Evolution of Functional Bacteria in a Polycyclic Aromatic Hydrocarbon (PAH)-Degrading Bioreactor

In this study a laboratory-scale sequencing batch bioreactor was constructed, using phenanthrene/pyrene as the sole carbon-source, to demonstrate the removal efficiencies of polycyclic aromatic hydrocarbons (PAHs) and the evolution process of a functional bacterial community. The removal rates were: COD, 51.4 to 76.3%; phenanthrene, 63.5 to 92.4%; and pyrene, 65.9 to 90.1%. Quantification analysis indicated that in sludge samples from the phenanthrene/pyrene degradation stage, the contents of 16S rRNA and ring-hydroxylating dioxygenase genes of Gram-positive and Gram-negative bacteria were 10-and 72-, 102- and 1152-, 31- and 905-fold higher, respectively, than those in seed sludge samples.

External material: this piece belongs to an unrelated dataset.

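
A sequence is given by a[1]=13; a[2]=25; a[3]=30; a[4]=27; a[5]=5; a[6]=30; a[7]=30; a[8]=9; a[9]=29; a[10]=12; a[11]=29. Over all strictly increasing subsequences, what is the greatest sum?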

Clone sequencing and evolution analysis showed that genera Comamonas, Pseudomonas, and Mycobacterium were distributed across all samples and were significant PAH-degrading populations, but some genera, such as Polaromonas and Nocardioides, were substantially enriched only when phenanthrene/pyrene was fed. Correspondingly, the functional genes nidA3, phnAc, and ndoC2 were distributed across all samples, whereas nagAc, pdoA2, and pdoA were enriched only when phenanthrene/pyrene was fed.